# Null hypothesis with multiple equally important hypothesis

I am working on an assignment for a course in statistics, and a part of the assignment is to give the null hypothesis of an experiment. The experiment is as followed (short summary):

A company is testing 3 interfaces for a website. They test the interfaces with 15 students, 5 for each interface, and all 5 have a different computer knowledge level. They are all given the same task and the time it takes for each of them to complete the task is the data we're using.

I know need to find the null hypothesis of interest. As far as I understand null hypothesis and the alternative hypothesis should be 2 competing propositions. However, as far as I can tell I have 3 proposition: interface 1 is better, interface 2 is better and interface 3 is better.

What null hypothesis should I have here and why?

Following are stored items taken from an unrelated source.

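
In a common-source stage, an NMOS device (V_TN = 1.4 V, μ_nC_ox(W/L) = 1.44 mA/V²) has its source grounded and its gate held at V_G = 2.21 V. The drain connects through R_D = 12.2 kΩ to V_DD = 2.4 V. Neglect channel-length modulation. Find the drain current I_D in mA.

I_D = 0.182 mA

V_GS = V_G = 2.21 V, so V_ov = 2.21 − 1.4 = 0.81 V.
Assume saturation: I_D = ½ k_n V_ov² = 0.5 × 1.44 × 0.81² = 0.472 mA, giving V_DS = V_DD − I_D R_D = 2.4 − 0.472 × 12.2 = -3.36 V.
But -3.36 V < V_ov = 0.81 V, so the device is actually in triode.
In triode I_D = k_n[V_ov V_DS − ½ V_DS²] and I_D = (V_DD − V_DS)/R_D. Equating: 8.78 V_DS² − 15.23 V_DS + 2.4 = 0, giving V_DS = 0.175 V (the root below V_ov).
I_D = (2.4 − 0.175) / 12.2 = 0.182 mA.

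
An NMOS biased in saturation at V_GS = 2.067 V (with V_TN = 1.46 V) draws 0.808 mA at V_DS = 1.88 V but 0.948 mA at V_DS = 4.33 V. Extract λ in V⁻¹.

λ = 0.0816 V⁻¹

With V_GS fixed, I_D ∝ (1 + λ V_DS) in saturation, so I_D2/I_D1 = (1 + λ V_DS2)/(1 + λ V_DS1).
0.948/0.808 = 1.173 = (1 + 4.33 λ)/(1 + 1.88 λ).
Solving: λ (I_D1 V_DS2 − I_D2 V_DS1) = I_D2 − I_D1, so λ = (0.948 − 0.808) / (0.808 × 4.33 − 0.948 × 1.88) = 0.14 / 1.72 = 0.0816 V⁻¹.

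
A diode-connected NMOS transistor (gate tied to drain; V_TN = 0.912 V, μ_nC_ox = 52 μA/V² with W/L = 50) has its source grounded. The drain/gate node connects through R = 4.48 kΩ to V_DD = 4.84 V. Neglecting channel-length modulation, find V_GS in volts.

With gate tied to drain, V_GS = V_DS ≥ V_GS − V_TN, so the device is in saturation.
k_n = μ_nC_ox · (W/L) = 2.6 mA/V².
KCL at the drain: ½ k_n (V_GS − V_TN)² = (V_DD − V_GS)/R.
Let x = V_GS − 0.912. Then 5.82 x² + x − 3.928 = 0, giving x = 0.74 V (positive root), so V_GS = 1.65 V.
I_D = (V_DD − V_GS)/R = (4.84 − 1.65) / 4.48 = 0.712 mA.

V_GS = 1.65 V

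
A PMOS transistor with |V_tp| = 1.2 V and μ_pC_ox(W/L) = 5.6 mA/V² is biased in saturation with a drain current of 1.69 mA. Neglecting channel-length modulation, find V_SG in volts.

V_SG = 1.98 V

In saturation I_D = ½ k_p (V_SG − |V_tp|)², so V_SG − |V_tp| = √(2 I_D / k_p) = √(2 × 1.69 / 5.6) = 0.777 V.
V_SG = 1.2 + 0.777 = 1.98 V.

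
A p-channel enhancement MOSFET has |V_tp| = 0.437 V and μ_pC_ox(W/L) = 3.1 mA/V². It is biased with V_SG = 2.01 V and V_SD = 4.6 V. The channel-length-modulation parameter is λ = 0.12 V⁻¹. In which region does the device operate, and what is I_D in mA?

Saturation; I_D = 5.95 mA

V_ov = V_SG − |V_tp| = 2.01 − 0.437 = 1.57 V.
Since V_SD = 4.6 V ≥ V_ov = 1.57 V, the device is in saturation.
I_D = ½ k_p V_ov² (1 + λ V_SD) = 0.5 × 3.1 × 1.57² × (1 + 0.12 × 4.6) = 5.95 mA.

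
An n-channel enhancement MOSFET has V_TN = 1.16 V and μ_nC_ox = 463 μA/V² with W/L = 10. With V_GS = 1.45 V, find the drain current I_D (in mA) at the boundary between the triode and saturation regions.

At the boundary V_DS = V_ov = V_GS − V_TN = 1.45 − 1.16 = 0.29 V.
k_n = μ_nC_ox · (W/L) = 4.63 mA/V².
I_D = ½ k_n V_ov² = 0.5 × 4.63 × 0.29² = 0.195 mA.

I_D = 0.195 mA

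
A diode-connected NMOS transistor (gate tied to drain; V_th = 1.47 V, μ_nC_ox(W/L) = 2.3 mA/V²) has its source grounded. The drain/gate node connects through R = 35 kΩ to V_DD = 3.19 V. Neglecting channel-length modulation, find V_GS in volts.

With gate tied to drain, V_GS = V_DS ≥ V_GS − V_th, so the device is in saturation.
KCL at the drain: ½ k_n (V_GS − V_th)² = (V_DD − V_GS)/R.
Let x = V_GS − 1.47. Then 40.2 x² + x − 1.72 = 0, giving x = 0.195 V (positive root), so V_GS = 1.66 V.
I_D = (V_DD − V_GS)/R = (3.19 − 1.66) / 35 = 0.0436 mA.

V_GS = 1.66 V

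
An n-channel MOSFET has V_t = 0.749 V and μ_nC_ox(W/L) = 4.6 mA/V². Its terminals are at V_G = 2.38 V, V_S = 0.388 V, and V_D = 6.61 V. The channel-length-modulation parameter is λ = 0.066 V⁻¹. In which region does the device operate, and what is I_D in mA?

V_GS = V_G − V_S = 2.38 − 0.388 = 1.99 V; V_DS = V_D − V_S = 6.61 − 0.388 = 6.22 V.
V_ov = V_GS − V_t = 1.99 − 0.749 = 1.24 V.
Since V_DS = 6.22 V ≥ V_ov = 1.24 V, the device is in saturation.
I_D = ½ k_n V_ov² (1 + λ V_DS) = 0.5 × 4.6 × 1.24² × (1 + 0.066 × 6.22) = 5.01 mA.

Saturation; I_D = 5.01 mA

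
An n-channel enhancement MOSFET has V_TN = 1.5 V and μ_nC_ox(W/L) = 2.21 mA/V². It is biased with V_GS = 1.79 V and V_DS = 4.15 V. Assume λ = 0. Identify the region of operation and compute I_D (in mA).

V_ov = V_GS − V_TN = 1.79 − 1.5 = 0.29 V.
Since V_DS = 4.15 V ≥ V_ov = 0.29 V, the device is in saturation.
I_D = ½ k_n V_ov² = 0.5 × 2.21 × 0.29² = 0.0929 mA.

Saturation; I_D = 0.0929 mA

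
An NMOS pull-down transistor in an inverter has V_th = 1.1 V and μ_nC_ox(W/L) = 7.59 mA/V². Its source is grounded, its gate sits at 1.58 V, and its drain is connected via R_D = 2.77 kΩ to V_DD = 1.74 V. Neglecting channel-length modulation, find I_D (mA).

V_GS = V_G = 1.58 V, so V_ov = 1.58 − 1.1 = 0.48 V.
Assume saturation: I_D = ½ k_n V_ov² = 0.5 × 7.59 × 0.48² = 0.874 mA, giving V_DS = V_DD − I_D R_D = 1.74 − 0.874 × 2.77 = -0.682 V.
But -0.682 V < V_ov = 0.48 V, so the device is actually in triode.
In triode I_D = k_n[V_ov V_DS − ½ V_DS²] and I_D = (V_DD − V_DS)/R_D. Equating: 10.5 V_DS² − 11.09 V_DS + 1.74 = 0, giving V_DS = 0.192 V (the root below V_ov).
I_D = (1.74 − 0.192) / 2.77 = 0.559 mA.

I_D = 0.559 mA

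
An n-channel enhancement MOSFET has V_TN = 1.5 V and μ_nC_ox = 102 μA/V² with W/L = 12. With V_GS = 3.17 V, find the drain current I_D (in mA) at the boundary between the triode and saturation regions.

At the boundary V_DS = V_ov = V_GS − V_TN = 3.17 − 1.5 = 1.67 V.
k_n = μ_nC_ox · (W/L) = 1.224 mA/V².
I_D = ½ k_n V_ov² = 0.5 × 1.224 × 1.67² = 1.71 mA.

I_D = 1.71 mA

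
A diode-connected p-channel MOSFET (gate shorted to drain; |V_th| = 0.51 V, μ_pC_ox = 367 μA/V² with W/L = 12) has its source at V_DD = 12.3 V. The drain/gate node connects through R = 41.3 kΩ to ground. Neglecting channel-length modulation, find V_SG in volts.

V_SG = 0.865 V

With gate tied to drain, V_SG = V_SD ≥ V_SG − |V_th|, so the device is in saturation.
k_p = μ_pC_ox · (W/L) = 4.404 mA/V².
KCL at the drain: ½ k_p (V_SG − |V_th|)² = (V_DD − V_SG)/R.
Let x = V_SG − 0.51. Then 90.9 x² + x − 11.79 = 0, giving x = 0.355 V (positive root), so V_SG = 0.865 V.
I_D = (V_DD − V_SG)/R = (12.3 − 0.865) / 41.3 = 0.277 mA.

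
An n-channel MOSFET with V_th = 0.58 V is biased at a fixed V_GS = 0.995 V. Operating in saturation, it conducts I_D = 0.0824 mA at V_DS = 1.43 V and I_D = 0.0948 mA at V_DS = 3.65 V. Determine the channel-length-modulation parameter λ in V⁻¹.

λ = 0.0751 V⁻¹

With V_GS fixed, I_D ∝ (1 + λ V_DS) in saturation, so I_D2/I_D1 = (1 + λ V_DS2)/(1 + λ V_DS1).
0.0948/0.0824 = 1.15 = (1 + 3.65 λ)/(1 + 1.43 λ).
Solving: λ (I_D1 V_DS2 − I_D2 V_DS1) = I_D2 − I_D1, so λ = (0.0948 − 0.0824) / (0.0824 × 3.65 − 0.0948 × 1.43) = 0.0124 / 0.165 = 0.0751 V⁻¹.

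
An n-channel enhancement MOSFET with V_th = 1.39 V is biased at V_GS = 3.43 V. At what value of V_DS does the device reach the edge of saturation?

The boundary between triode and saturation is V_DS = V_GS − V_th = V_ov.
V_ov = 3.43 − 1.39 = 2.04 V.

V_DS,sat = 2.04 V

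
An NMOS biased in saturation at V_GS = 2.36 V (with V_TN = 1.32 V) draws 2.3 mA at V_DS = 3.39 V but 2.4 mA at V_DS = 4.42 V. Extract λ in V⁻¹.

λ = 0.0493 V⁻¹

With V_GS fixed, I_D ∝ (1 + λ V_DS) in saturation, so I_D2/I_D1 = (1 + λ V_DS2)/(1 + λ V_DS1).
2.4/2.3 = 1.043 = (1 + 4.42 λ)/(1 + 3.39 λ).
Solving: λ (I_D1 V_DS2 − I_D2 V_DS1) = I_D2 − I_D1, so λ = (2.4 − 2.3) / (2.3 × 4.42 − 2.4 × 3.39) = 0.1 / 2.03 = 0.0493 V⁻¹.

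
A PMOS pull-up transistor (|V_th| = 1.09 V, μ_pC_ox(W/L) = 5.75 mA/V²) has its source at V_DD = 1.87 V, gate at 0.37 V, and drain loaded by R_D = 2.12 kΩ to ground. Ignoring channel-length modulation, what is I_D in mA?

V_SG = V_DD − V_G = 1.87 − 0.37 = 1.5 V, so V_ov = 1.5 − 1.09 = 0.41 V.
Assume saturation: I_D = ½ k_p V_ov² = 0.5 × 5.75 × 0.41² = 0.483 mA, giving V_SD = V_DD − I_D R_D = 1.87 − 0.483 × 2.12 = 0.845 V.
V_SD = 0.845 V ≥ V_ov = 0.41 V, confirming saturation.

I_D = 0.483 mA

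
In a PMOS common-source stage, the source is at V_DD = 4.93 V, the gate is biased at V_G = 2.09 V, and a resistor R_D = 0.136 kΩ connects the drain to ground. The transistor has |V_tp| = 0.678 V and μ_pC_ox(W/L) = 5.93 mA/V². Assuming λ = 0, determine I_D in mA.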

• Even before getting into the issue of hypothesis testing, how do the skill levels of the $5$ students using Interface $1$ differ from the skill levels of the $5$ students using Interface $2$ and from the skill levels of the $5$ students using Interface $3$? The data gathered might not be very useful in arriving at any defensible conclusions about which Interface is "better" if Interface $3$ required the least time but was also assigned to students who happened to be more skilled than those who used the other Interfaces. – Dilip Sarwate Jan 12 '12 at 14:09
This information should be in your textbook and/or course notes. There are more than 1 testing procedure that creates a single overall hypothesis to test (then you can use follow-up or post hoc procedures to look at additional comparisons of interest). Two commonly used (and taught in early stats classes) methods are Analysis of Variance (ANOVA or AOV) and $\chi^2$ tests on two-way tables (sometimes called contingency tables). One of those may be what the question is expecting you to use, look the details up in your textbook (or wikipedia, or some other source) and see what hypotheses are used in the examples.